Recently Shreiter et al ventilated 32 polytrauma-tized patients suffering from severe chest contusion according to the Open Lung Concept (OLC)[13]. Oxygenation improved significantly; paO2/FiO2 rose from 134 mmHg before start of the OLC to 522 mmHg after the recruitment procedure. For the recruitment procedure, a mean PIP of 65 mbar=cmH2O was required, and the recruited alveoli were kept open by a total-PEEP of 22 mbar[13]. After the recruitment procedure, PIP and FiO2 could be reduced, resulting in tidal volumes of 3.5 mL per kg bodyweight. Only two patients (6.25 %) died of extrapulmonary causes[13].
RECOMMENDATIONS
To minimize the effects of ventilation-induced lung injury, practical guidelines must be followed:
1 Always use a pressure-controlled ventilator setting. When ventilating in a pressure-controlled mode the risk of overdistension of healthy parts of injured lung areas (as present in inhomogenous lung injury like ARDS) is prevented.

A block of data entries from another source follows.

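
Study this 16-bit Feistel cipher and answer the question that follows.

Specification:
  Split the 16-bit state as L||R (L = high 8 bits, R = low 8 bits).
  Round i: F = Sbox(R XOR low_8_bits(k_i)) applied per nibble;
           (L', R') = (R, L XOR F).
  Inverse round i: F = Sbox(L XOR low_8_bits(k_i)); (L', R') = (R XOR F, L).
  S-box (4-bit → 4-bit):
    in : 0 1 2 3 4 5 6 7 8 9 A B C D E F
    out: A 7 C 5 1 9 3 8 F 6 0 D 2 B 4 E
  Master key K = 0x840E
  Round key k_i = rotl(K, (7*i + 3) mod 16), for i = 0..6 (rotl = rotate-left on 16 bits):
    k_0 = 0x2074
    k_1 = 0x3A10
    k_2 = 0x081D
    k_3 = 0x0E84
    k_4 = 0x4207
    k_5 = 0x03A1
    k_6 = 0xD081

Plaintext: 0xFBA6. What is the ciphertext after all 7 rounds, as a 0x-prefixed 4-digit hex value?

0x8844

s_0 = plaintext = 0xFBA6
s_1 = Round(s_0, k_0) = 0xA647
s_2 = Round(s_1, k_1) = 0x473E
s_3 = Round(s_2, k_2) = 0x3E82
s_4 = Round(s_3, k_3) = 0x829D
s_5 = Round(s_4, k_4) = 0x9DE2
s_6 = Round(s_5, k_5) = 0xE288
s_7 = Round(s_6, k_6) = 0x8844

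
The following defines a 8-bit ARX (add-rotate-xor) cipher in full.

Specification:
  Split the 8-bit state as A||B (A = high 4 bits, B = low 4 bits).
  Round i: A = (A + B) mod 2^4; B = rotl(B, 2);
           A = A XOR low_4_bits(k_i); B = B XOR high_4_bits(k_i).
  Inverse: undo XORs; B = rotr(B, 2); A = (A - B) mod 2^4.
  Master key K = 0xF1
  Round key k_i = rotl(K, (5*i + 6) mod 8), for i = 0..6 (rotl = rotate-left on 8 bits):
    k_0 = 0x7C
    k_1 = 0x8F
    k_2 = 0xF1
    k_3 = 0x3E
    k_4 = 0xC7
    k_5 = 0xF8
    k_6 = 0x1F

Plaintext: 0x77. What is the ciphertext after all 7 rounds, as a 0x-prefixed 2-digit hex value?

0xA9

s_0 = plaintext = 0x77
s_1 = Round(s_0, k_0) = 0x2A
s_2 = Round(s_1, k_1) = 0x32
s_3 = Round(s_2, k_2) = 0x47
s_4 = Round(s_3, k_3) = 0x5E
s_5 = Round(s_4, k_4) = 0x47
s_6 = Round(s_5, k_5) = 0x32
s_7 = Round(s_6, k_6) = 0xA9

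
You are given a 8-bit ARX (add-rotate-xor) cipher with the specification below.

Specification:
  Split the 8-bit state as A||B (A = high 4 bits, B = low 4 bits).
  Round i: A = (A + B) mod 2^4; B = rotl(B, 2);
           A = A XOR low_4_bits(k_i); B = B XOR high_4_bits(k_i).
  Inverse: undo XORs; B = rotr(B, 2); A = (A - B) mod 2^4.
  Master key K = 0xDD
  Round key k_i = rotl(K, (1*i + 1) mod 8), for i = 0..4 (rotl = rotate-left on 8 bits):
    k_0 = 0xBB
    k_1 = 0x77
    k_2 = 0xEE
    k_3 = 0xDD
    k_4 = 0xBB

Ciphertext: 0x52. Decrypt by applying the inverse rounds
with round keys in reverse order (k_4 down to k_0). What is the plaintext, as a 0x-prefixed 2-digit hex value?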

2 Use sufficiently high levels of PEEP to prevent end-expiratory collapse and the ensuing shear forces, which will further impair lung function. Also, sufficiently high levels of PEEP can help to prevent further loss of surfactant in still healthy alveoli, halting the further spread of the disease process. Minimizing hemodynamic deterioration provides sufficient volume substitution.
3 Use as small as possible tidal volumes, again to prevent overdistension and shear forces.
SUMMARY
The basic treatment principles are:
- Open up the whole lung with the required inspiratory pressures
- Keep the lung open with PEEP levels above the closing pressures
- Maintain optimal gas exchange at the smallest possible pressure amplitudes to optimize CO2 removal.
With the strict application of these principles, a prophylactic treatment is available, that is aimed at preventing ventilator-associated lung injury and pulmonary complication without compromising optimal ventilation.